The Democrats nominated “the happy warrior” Al Smith in 1928. He was the first Catholic Presidential nominee from a major party and was the subject of horrible discrimination. Much of the outer south, including Florida went Republican that year though the Deep South states stuck with the Democrats.
With the Great Depression in full force and Herbert Hoover beatable in 1932, Smith, McAdoo, and a host of other ambitious Democrats sought the nomination of the party. The frontrunner however was Franklin Delano Roosevelt who eventually won the nomination after McAdoo threw his support to him on the 4th ballot partly to deny Smith, a rival of both men the nomination. John Nance Garner, the conservative Texan who served as Speaker of the House also sought the nomination and eventually backed down on the 4th ballot, backing FDR and finding himself on the ticket.
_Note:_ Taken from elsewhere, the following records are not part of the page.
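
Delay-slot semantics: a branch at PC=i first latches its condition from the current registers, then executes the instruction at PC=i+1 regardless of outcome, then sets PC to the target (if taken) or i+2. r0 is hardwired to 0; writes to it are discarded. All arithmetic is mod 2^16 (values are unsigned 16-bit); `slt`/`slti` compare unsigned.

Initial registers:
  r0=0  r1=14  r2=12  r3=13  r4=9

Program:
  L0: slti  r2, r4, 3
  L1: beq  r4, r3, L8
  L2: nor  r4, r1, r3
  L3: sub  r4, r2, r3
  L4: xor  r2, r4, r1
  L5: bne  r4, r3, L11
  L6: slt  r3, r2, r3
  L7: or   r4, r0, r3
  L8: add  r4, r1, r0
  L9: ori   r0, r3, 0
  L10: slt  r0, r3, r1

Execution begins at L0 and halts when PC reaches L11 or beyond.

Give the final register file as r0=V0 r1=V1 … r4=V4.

r0=0 r1=14 r2=65533 r3=0 r4=65523

[0] slti  r2, r4, 3  →  {r0:0, r1:14, r2:0, r3:13, r4:9}
[1] beq  r4, r3, L8  →  {r0:0, r1:14, r2:0, r3:13, r4:9}  ⟨branch fallthrough⟩
[2] nor  r4, r1, r3  →  {r0:0, r1:14, r2:0, r3:13, r4:65520}
[3] sub  r4, r2, r3  →  {r0:0, r1:14, r2:0, r3:13, r4:65523}
[4] xor  r2, r4, r1  →  {r0:0, r1:14, r2:65533, r3:13, r4:65523}
[5] bne  r4, r3, L11  →  {r0:0, r1:14, r2:65533, r3:13, r4:65523}  ⟨branch taken⟩
[6] slt  r3, r2, r3  →  {r0:0, r1:14, r2:65533, r3:0, r4:65523}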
This came after FDR’s team was largely convinced they had blown their opportunity to win the nomination.
Conventions in those days were of course not simply the made for TV events they are now. They were deadly serious winner take all nominating events. Most delegates to the conventions were power brokers who often times had no interest in who had won primaries or who had more grassroots support.
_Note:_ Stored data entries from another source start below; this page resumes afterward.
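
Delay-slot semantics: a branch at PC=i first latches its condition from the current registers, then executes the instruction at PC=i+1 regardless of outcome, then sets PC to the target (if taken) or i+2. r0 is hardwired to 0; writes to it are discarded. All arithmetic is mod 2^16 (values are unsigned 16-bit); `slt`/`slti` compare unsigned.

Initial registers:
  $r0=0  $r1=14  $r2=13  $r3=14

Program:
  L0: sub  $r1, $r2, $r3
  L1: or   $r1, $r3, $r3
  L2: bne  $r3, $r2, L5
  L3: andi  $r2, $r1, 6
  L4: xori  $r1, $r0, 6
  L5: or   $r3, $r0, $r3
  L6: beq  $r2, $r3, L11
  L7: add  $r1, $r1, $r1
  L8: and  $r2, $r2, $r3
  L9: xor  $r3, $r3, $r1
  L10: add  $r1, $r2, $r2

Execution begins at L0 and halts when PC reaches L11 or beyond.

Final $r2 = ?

6

#0 sub  $r1, $r2, $r3 ; 0/65535/13/14
#1 or   $r1, $r3, $r3 ; 0/14/13/14
#2 bne  $r3, $r2, L5 ; 0/14/13/14 ; →target
#3 andi  $r2, $r1, 6 ; 0/14/6/14
#5 or   $r3, $r0, $r3 ; 0/14/6/14
#6 beq  $r2, $r3, L11 ; 0/14/6/14 ; →fallthru
#7 add  $r1, $r1, $r1 ; 0/28/6/14
#8 and  $r2, $r2, $r3 ; 0/28/6/14
#9 xor  $r3, $r3, $r1 ; 0/28/6/18
#10 add  $r1, $r2, $r2 ; 0/12/6/18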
The narrative in this book is outstanding and without giving too much away, Neal weaves together every political consideration throughout the primary season and the convention. The leading stars of the book are luminaries such as James Farley, Huey Long, John Nance Garner, Amelia Earhart, Will Rogers, Joseph Kenned , William Randolph Hearst, Duke Ellington, and John Dos Passos.
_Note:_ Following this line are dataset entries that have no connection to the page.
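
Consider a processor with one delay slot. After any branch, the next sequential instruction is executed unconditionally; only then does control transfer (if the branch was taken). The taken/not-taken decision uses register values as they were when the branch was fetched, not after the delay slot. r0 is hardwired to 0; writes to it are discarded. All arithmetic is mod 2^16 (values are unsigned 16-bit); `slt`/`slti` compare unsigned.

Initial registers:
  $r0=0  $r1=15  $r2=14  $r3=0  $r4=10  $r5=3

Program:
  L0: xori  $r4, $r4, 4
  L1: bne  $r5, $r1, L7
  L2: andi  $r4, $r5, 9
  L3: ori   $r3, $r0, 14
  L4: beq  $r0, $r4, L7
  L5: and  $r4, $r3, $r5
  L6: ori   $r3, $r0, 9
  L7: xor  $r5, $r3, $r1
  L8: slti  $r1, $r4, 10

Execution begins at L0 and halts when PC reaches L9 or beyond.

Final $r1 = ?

#0 xori  $r4, $r4, 4 ; 0/15/14/0/14/3
#1 bne  $r5, $r1, L7 ; 0/15/14/0/14/3 ; →target
#2 andi  $r4, $r5, 9 ; 0/15/14/0/1/3
#7 xor  $r5, $r3, $r1 ; 0/15/14/0/1/15
#8 slti  $r1, $r4, 10 ; 0/1/14/0/1/15

1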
For anyone interested in the history of the Democratic including battle over prohibition, the sectionalism and the creation of the New Deal coalition this is a must read.
Jonathan Alter’s work, which was President Obama’s favorite read during the 2008-2009 transition period. In this book Alter chronicles the FDR’s background, the 1932 campaign in which Roosevelt aggressively embraced social and economic justice and the first 100 days in office when American life was transformed forever, for the better. The book focuses heavily on Roosevelt’s personal magnetism and leadership style. Alter paints a picture of a leader whose ability to win over converts and unite Democrats from all regions of the country served him and the nation well in providing optimism and hope during the dark days of depression.
For those looking for a visual history lesson, no better series exists than PBS’ American Experience 4 Part Documentary on FDR (Now Part of “The Presidents” series), which was produced in 1994. Narrated by David McCullough, the film goes through FDR’s beginnings his private life and ultimately his Presidency. Ken Burns the best documentary filmmaker of our era has not yet produced anything specifically on the New Deal (though his Dust Bowl and The War series’ overlap the same period of time) thus this is the best video lesson on FDR, the New Deal and the shifting party paradigms available.